September 2004 
Volume 03, Issue 5 
Tech Talk

A little friction at Boeing


friction-stir-welding toolFriction-frequently foe of aerospace and friendships-has had a makeover.

Boeing Phantom Works turned a process called friction-stir welding into a friendly force-for stronger, lighter and more efficient joining at Boeing.

The Delta II Heavy rocket that launched NASA's MESSENGER toward Mars last month is called "heavy" because it lifts heavy payloads. Friction-stir welding makes its seams and joints lighter-yet strong, to withstand tremendous stresses during flight.

In friction-stir welding, a rotating tool unites metals by softening their adjacent surfaces with friction heat while a probe, or pin, on the tool's underside mixes their molecules together (see box below).

Rivets and the filler materials in conventional welding add weight to air and space vehicles. Boeing uses millions of rivets. At one time it drilled and filled 1.1 million rivet holes a day-at $5 to $10 each, if you count the engineering, drilling, filling and inspecting those holes require. That's one reason Phantom Works began in 1995 to explore friction-stir welding as a replacement: It uses no filler materials.

Advantages of friction-stir welding

Lighter. No filler materials needed


Stronger. Finer weld grain of joints allows lighter structures.

Temperatures lower than melting point of metals.
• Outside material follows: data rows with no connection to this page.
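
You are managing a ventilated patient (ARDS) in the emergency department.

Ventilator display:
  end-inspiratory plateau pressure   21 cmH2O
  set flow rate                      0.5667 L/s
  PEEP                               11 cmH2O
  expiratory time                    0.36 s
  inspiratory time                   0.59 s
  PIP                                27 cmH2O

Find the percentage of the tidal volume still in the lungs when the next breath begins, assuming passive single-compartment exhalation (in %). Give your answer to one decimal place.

36.2

Vt = flow × Ti = 0.5667 L/s × 0.59 s × 1000 mL/L = 334.35 mL.
R = (PIP − Pplat)/V̇ = (27 − 21) / 0.5667 = 6.0/0.5667 = 10.588 cmH2O·s/L.
C = Vt/(Pplat − PEEP) = 334.35 / (21 − 11) = 334.35/10.0 = 33.435 mL/cmH2O.
τ = R × C = 10.588 × 0.03344 L/cmH2O = 0.3541 s.
Fraction remaining at end-expiration = e^(−Te/τ) = e^(−0.36/0.3541) = 0.3618 → 36.18%.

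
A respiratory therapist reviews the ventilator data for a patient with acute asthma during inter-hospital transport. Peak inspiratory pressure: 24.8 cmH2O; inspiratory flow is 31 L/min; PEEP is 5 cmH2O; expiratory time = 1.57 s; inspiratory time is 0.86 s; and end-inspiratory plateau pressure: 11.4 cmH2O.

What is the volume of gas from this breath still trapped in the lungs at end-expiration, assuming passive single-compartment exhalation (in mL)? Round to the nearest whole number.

Flow: 31 L/min ÷ 60 = 0.5167 L/s.
Vt = flow × Ti = 0.5167 L/s × 0.86 s × 1000 mL/L = 444.36 mL.
R = (PIP − Pplat)/V̇ = (24.8 − 11.4) / 0.5167 = 13.4/0.5167 = 25.934 cmH2O·s/L.
C = Vt/(Pplat − PEEP) = 444.36 / (11.4 − 5) = 444.36/6.4 = 69.431 mL/cmH2O.
τ = R × C = 25.934 × 0.06943 L/cmH2O = 1.801 s.
Fraction remaining = e^(−Te/τ) = e^(−1.57/1.801) = 0.4182.
Trapped volume = 444.36 × 0.4182 = 185.83 mL.

186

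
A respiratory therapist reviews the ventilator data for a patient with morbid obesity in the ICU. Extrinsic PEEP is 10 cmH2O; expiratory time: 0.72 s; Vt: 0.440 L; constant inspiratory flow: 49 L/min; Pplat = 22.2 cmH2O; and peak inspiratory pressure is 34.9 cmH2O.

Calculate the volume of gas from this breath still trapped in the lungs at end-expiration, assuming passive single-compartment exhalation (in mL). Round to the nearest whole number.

Flow: 49 L/min ÷ 60 = 0.8167 L/s.
R = (PIP − Pplat)/V̇ = (34.9 − 22.2) / 0.8167 = 12.7/0.8167 = 15.55 cmH2O·s/L.
C = Vt/(Pplat − PEEP) = 440.0 / (22.2 − 10) = 440.0/12.2 = 36.066 mL/cmH2O.
τ = R × C = 15.55 × 0.03607 L/cmH2O = 0.5609 s.
Fraction remaining = e^(−Te/τ) = e^(−0.72/0.5609) = 0.277.
Trapped volume = 440.0 × 0.277 = 121.88 mL.

122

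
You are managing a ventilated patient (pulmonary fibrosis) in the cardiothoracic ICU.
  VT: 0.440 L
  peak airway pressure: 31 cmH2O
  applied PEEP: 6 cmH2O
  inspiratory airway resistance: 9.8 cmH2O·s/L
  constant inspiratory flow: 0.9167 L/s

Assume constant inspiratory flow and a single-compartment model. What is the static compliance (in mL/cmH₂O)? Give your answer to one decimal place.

27.5

Equation of motion (constant flow): PIP = Vt/C + R·V̇ + PEEP.
Vt/C = PIP − R·V̇ − PEEP = 31 − 9.8×0.9167 − 6 = 31 − 8.984 − 6 = 16.016 cmH2O.
C = Vt / 16.016 = 440 / 16.016 = 27.473 mL/cmH2O.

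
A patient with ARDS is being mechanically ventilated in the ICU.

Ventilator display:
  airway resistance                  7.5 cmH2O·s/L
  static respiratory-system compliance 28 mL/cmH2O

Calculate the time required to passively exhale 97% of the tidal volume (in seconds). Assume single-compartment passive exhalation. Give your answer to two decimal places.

0.74

τ = R × C = 7.5 × 28 mL/cmH2O = 7.5 × 0.028 L/cmH2O = 0.21 s.
Exhaled fraction f = 1 − e^(−t/τ) → t = −τ·ln(1 − f) = −0.21·ln(0.03) = 0.7364 s.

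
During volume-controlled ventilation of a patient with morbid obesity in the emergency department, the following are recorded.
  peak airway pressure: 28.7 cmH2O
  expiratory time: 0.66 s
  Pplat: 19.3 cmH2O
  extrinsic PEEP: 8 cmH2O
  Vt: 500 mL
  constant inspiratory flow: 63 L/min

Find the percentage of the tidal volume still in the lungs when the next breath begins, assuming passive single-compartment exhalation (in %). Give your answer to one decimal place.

18.9

Flow: 63 L/min ÷ 60 = 1.05 L/s.
R = (PIP − Pplat)/V̇ = (28.7 − 19.3) / 1.05 = 9.4/1.05 = 8.952 cmH2O·s/L.
C = Vt/(Pplat − PEEP) = 500.0 / (19.3 − 8) = 500.0/11.3 = 44.248 mL/cmH2O.
τ = R × C = 8.952 × 0.04425 L/cmH2O = 0.3961 s.
Fraction remaining at end-expiration = e^(−Te/τ) = e^(−0.66/0.3961) = 0.189 → 18.9%.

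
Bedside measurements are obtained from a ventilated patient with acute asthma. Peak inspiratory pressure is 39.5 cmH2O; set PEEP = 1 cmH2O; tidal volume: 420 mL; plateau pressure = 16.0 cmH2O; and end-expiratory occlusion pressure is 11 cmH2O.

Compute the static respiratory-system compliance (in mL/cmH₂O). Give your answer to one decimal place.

84.0

End-expiratory occlusion gives total PEEP = 11 cmH2O (intrinsic PEEP = 11 − 1 = 10). Use total PEEP for the elastic gradient.
Cstat = Vt / (Pplat − PEEPtotal) = 420 / (16.0 − 11) = 420 / 5.0 = 84.0 mL/cmH2O.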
Held in solid state, they don't crack or become porous.

No fumes or spatter

Uniform look. Flat, good appearance

Low distortion and residual stresses

Can join a variety of metals, such as aluminum, titanium, steel, copper, and magnesium alloys-even metals considered "unweldable"

Can join two different metals

Highly repeatable. Welding skills not required

Can weld from any position











It also improves strength and ease of use (see box at left).
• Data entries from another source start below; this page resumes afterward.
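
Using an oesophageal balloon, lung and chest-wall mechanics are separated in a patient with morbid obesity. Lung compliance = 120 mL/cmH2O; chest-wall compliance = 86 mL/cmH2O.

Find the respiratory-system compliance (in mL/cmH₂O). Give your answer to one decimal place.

50.1

Lung and chest wall are elastances in series: 1/Crs = 1/CL + 1/Ccw.
1/Crs = 1/120 + 1/86 = 0.01996.
Crs = 50.1 mL/cmH2O.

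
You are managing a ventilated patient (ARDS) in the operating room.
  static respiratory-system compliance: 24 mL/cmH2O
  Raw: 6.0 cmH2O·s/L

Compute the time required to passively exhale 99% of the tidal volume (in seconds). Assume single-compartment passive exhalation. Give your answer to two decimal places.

0.66

τ = R × C = 6.0 × 24 mL/cmH2O = 6.0 × 0.024 L/cmH2O = 0.144 s.
Exhaled fraction f = 1 − e^(−t/τ) → t = −τ·ln(1 − f) = −0.144·ln(0.01) = 0.6631 s.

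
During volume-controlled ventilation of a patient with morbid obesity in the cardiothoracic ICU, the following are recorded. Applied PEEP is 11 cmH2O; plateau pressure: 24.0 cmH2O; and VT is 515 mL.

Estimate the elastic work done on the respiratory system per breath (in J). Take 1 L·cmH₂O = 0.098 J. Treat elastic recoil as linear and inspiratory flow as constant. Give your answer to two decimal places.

0.33

Elastic work ≈ ½ × (Pplat − PEEP) × Vt = 0.5 × (24.0 − 11) × 0.515 L = 0.5 × 13.0 × 0.515 = 3.348 L·cmH2O.
× 0.098 J/(L·cmH2O) → 0.3281 J.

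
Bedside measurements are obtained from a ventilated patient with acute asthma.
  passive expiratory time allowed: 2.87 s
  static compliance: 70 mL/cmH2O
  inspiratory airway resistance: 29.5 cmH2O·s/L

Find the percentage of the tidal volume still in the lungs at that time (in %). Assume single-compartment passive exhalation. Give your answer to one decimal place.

24.9

τ = R × C = 29.5 × 70 mL/cmH2O = 29.5 × 0.070 L/cmH2O = 2.065 s.
Passive exhalation: V(t)/V₀ = e^(−t/τ) = e^(−2.87/2.065) = 0.2491.
Fraction remaining = 0.2491 → 24.91%.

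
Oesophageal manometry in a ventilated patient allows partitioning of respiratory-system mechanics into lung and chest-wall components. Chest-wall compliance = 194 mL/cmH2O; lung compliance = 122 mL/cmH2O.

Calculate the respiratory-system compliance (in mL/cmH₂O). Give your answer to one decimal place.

74.9

Lung and chest wall are elastances in series: 1/Crs = 1/CL + 1/Ccw.
1/Crs = 1/122 + 1/194 = 0.01335.
Crs = 74.906 mL/cmH2O.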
"The sky is not the limit to friction-stir joining," said Raj Talwar, Boeing manager of Metallic Processes in Phantom Works, St. Louis. Even space is no limit: Friction-stir welding cut joining costs on the Delta II and IV rockets in half, said John Tracy, vice president of Engineering for Integrated Defense Systems.
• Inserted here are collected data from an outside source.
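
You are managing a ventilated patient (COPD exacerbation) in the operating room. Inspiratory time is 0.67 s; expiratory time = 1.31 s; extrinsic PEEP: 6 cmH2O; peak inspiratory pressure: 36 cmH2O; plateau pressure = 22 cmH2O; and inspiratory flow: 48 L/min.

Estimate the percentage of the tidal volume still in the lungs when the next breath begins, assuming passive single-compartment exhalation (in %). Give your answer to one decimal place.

10.7

Flow: 48 L/min ÷ 60 = 0.8 L/s.
Vt = flow × Ti = 0.8 L/s × 0.67 s × 1000 mL/L = 536.0 mL.
R = (PIP − Pplat)/V̇ = (36 − 22) / 0.8 = 14.0/0.8 = 17.5 cmH2O·s/L.
C = Vt/(Pplat − PEEP) = 536.0 / (22 − 6) = 536.0/16.0 = 33.5 mL/cmH2O.
τ = R × C = 17.5 × 0.0335 L/cmH2O = 0.5863 s.
Fraction remaining at end-expiration = e^(−Te/τ) = e^(−1.31/0.5863) = 0.1071 → 10.71%.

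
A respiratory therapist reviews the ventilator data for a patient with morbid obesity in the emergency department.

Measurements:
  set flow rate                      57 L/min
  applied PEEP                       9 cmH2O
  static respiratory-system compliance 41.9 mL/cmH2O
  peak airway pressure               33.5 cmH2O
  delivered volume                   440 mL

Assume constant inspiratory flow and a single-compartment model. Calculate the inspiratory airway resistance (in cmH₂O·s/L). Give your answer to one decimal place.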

The most recent friction-stir weld approval for a Boeing aircraft is on the C-17 cargo ramp, said Max Runyan of Advanced Metallic Materials in Huntington Beach. Calif. The process will provide a "significant cost and weight saving" for the C-17 program, he added. Next use: the 747 freighter barrier beam.

"Boeing does lead the aerospace industry in friction-stir welding," asserted Boeing Technical Fellow Doug Waldron. He's been exploring the possibility of extending the process to additional industries as well, such as the automotive, maritime and railroad industries.

The future is bright for aerospace and friction. They are past their differences and working together. It's a match made at Boeing.

How it works

Friction-stir welding starts with a rotating cylindrical steel tool attached to the end of a drill-like machine. The single-piece tool consists of a short probe with a wider shoulder at the top.

First you clamp together the two pieces of metal you intend to join. Then you literally push the probe into the metal pieces at the join line, until the shoulder at the top rubs on the metal surfaces, its rotations creating friction heat. As the metals soften, they begin to turn with the probe, forming a sheath of plasticized metal spinning around it.

The tool's forward movement along the join line forces this "stir" of softened metals to squeeze around and fill in behind the probe, while the continued pressure from the shoulder presses the softened metal down-leaving a smooth path. The hardened mix holds the metal pieces together as one.